Ich schürzte die Lippen und schaute auf meinen vollen Teller.
„Er ist sehr gut darin, Frauen zu manipulieren", fügte er hinzu.
„Wieso sagst du das?"
„Sieh dich an. Was hat er zu dir gesagt? Hat er dir gedroht?"
Sofort sagte ich: „Nein, um Himmels Willen. Er war sehr freundlich, wir haben uns gesittet unterhalten."
Harrys Augen wurden enger und er schien mir nicht ganz zu glauben.

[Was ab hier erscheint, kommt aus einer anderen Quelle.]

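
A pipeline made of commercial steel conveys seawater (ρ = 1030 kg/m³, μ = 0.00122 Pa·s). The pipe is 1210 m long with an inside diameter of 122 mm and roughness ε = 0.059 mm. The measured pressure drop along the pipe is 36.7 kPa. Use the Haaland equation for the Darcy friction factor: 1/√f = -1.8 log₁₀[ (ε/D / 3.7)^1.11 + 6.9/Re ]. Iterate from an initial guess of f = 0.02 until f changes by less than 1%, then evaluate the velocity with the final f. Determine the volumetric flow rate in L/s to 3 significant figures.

Q ≈ 6.75 L/s

Rearranging Darcy-Weisbach: V = √(2·ΔP·D/(f·L·ρ)). With ε/D = 5.9e-05/0.122 = 0.000484, iterate starting from f = 0.02:
  f = 0.02 → V = √(2·3.67e+04·0.122/(0.02·1210·1030)) = 0.5994 m/s; Re = ρVD/μ = 6.174e+04; f → 0.02144
  f = 0.02144 → V = 0.5789 m/s; Re = 5.963e+04; f → 0.02156
Converged (Δf/f < 1%). With the final f = 0.02156: V = √(2·3.67e+04·0.122/(0.02156·1210·1030)) = 0.5773 m/s.
Q = V·A = 0.5773·(π/4·0.122²) = 0.006748 m³/s = 6.75 L/s.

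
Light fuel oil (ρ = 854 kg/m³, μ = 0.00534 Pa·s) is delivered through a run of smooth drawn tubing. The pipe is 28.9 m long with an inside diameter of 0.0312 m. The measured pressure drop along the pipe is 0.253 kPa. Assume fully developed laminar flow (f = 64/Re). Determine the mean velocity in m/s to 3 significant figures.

V ≈ 0.0499 m/s

For laminar flow, f = 64/Re with Re = ρVD/μ, so Darcy-Weisbach reduces to ΔP = 32μLV/D². Solving for V: V = ΔP·D²/(32μL) = 253·(0.0312)²/(32·0.00534·28.9) = 0.04987 m/s.
Check: Re = ρVD/μ = 854·0.04987·0.0312/0.00534 = 248.8 < 2300, so the laminar assumption holds.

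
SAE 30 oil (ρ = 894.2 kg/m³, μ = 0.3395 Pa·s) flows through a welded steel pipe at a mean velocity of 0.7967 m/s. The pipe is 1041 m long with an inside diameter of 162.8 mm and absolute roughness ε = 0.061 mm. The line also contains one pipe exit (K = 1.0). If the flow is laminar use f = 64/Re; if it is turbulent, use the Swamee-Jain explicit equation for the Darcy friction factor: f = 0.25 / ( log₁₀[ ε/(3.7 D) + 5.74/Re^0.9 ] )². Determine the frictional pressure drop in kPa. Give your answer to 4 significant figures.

ΔP ≈ 340.2 kPa

Reynolds number Re = ρVD/μ = 894.2 · 0.7967 · 0.1628 / 0.34 = 341.6.
Re < 2300 → laminar flow, so f = 64/Re = 64/341.6 = 0.1873 (the turbulent correlation is not needed).
Total minor-loss coefficient ΣK = 1·1 = 1.
ΔP = [f·L/D + ΣK]·(ρV²/2) = [0.1873·1041/0.1628 + 1]·(894.2·0.7967²/2) = [1198 + 1]·283.8 = 3.402e+05 Pa.
ΔP = 3.402e+05 Pa = 340.2 kPa.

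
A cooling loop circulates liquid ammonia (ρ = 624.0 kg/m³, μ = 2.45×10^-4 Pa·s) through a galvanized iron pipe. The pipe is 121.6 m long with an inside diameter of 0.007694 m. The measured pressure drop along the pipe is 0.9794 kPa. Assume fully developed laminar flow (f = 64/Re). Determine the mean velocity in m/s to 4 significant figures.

V ≈ 0.06082 m/s

For laminar flow, f = 64/Re with Re = ρVD/μ, so Darcy-Weisbach reduces to ΔP = 32μLV/D². Solving for V: V = ΔP·D²/(32μL) = 979.4·(0.007694)²/(32·0.000245·121.6) = 0.06082 m/s.
Check: Re = ρVD/μ = 624·0.06082·0.007694/0.000245 = 1192 < 2300, so the laminar assumption holds.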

Und weil mir seine Skepsis nicht gefiel, stemmte ich mein Kinn lächelnd in meine Hand und legte meine andere auf seine beiden, die vor seinem Mund zusammengefaltet waren. Er ließ zu, dass ich sie auf den Tisch legte und darüberstrich. „Es gibt so viele angenehme Themen, über die wir uns unterhalten können", sagte ich. „Wieso tun wir das nicht?"
Für ein paar Augenblicke verharrte er noch in seiner Anspannung und dachte nach. Dann lockerte er die Schultern und nickte. „Du hast Recht. Erzähl mir noch einmal, wie du dich vor die Füße dieses Idioten übergeben hast."
Entsetzt schlug ich ihn etwas auf die Hand und lachte. „Harry!"